Currently, for robustness audio watermark schemes and audio content authentication schemes, there are a lot of research results. For speech signals, there are a lot of research results in the speaker recognition and identification (Khan, et al., 2010; Herbig, et al., 2012; Sahidullah & Saha, 2012; Navarathna, et al., 2013). However, the speech content authentication schemes are rarely (Park et al., 2007). It’s known that speech signals are different to audio signals in some ways (such as sampling rate). Generally, some audio content authentication schemes cann’t be used for speech content authentication directly. Comparing with audio signals, speech signals are more likely to cause attacker’s interest and be attacked. If the attacked signals are not detected, the authentication client will consider the attacked signals are veracity, which will cause serious consequences. So, the research of speech content authentication is more realistic meaning and practical value.

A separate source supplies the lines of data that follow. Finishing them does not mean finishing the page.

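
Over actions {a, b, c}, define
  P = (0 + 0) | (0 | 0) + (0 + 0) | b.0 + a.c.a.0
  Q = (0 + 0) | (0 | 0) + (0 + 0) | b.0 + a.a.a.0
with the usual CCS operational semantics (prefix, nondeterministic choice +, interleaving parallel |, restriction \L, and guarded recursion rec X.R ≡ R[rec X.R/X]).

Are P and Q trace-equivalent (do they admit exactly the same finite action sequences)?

Reachable graph of P (5 states):
  s0 = (0 + 0) | (0 | 0) + (0 + 0) | b.0 + a.c.a.0 → --a--▸ s1, --b--▸ s2
  s1 = c.a.0 → --c--▸ s3
  s2 = (0 + 0) | 0 → (no moves)
  s3 = a.0 → --a--▸ s4
  s4 = 0 → (no moves)
Reachable graph of Q (5 states):
  t0 = (0 + 0) | (0 | 0) + (0 + 0) | b.0 + a.a.a.0 → --a--▸ t1, --b--▸ t2
  t1 = a.a.0 → --a--▸ t3
  t2 = (0 + 0) | 0 → (no moves)
  t3 = a.0 → --a--▸ t4
  t4 = 0 → (no moves)
Run σ = ⟨ac⟩ on P: start {s0}
  step 1 (a): {s1}
  step 2 (c): {s3}
  P completes σ.
Run σ = ⟨ac⟩ on Q: start {t0}
  step 1 (a): {t1}
  step 2 (c): ∅ (Q stuck)

NO — witness ⟨ac⟩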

Considering the security requirements of watermark system and the purpose of practical application of speech (audio) content authentication, there are some shortcomings for some existing watermark schemes:
1. For some watermark algorithms, watermark bits are embedded in public and fixed frequency points, which bring that attackers can tamper watermark in frequency domain easily. For example, the watermark embedded based on discrete Fourier transform, for the frequency points of discrete Fourier transform are public and fixed, it is vulnerable to malicious attacks and insecure in the practical application process. The detailed discussion of this is described in (Xie et al., 2006).
2. For the scheme proposed in Chen et al., (2007), the features used to generate watermark bits are extracted during compression. For speech signals uncompressed or compressed based on other speech codecs (not based on codebook-excite linear prediction), the scheme is powerless. And watermark bits are embedded in the least significant bits (LSBs), which is very fragile to common signal processing operations. So, for the common signal processing operation, the scheme will regard it as hostile attack. In practical application, for the convenience of storage, the format of special requirements and many other reasons, speech signal will inevitably be subjected to a certain degree of common signal processing operations. In this situation, the schemes (Chen et al., 2007; Chen et al., 2010) are unsuitable.
3. For the content-based audio content authentication algorithm (Wang & Fan, 2010), on the one hand, the features used to generate watermark are public, and attackers can get the features easily. On the other hand, the watermark embedding and extraction methods are known to attackers. It is possible for attackers to extract the watermark embedded. Then, for one watermarked audio frame, attackers search to find another audio content having the same features and watermark extracted and to substitute the frame, which will not be detected at the certified authority. We call this attack as feature-analysed substitution attack.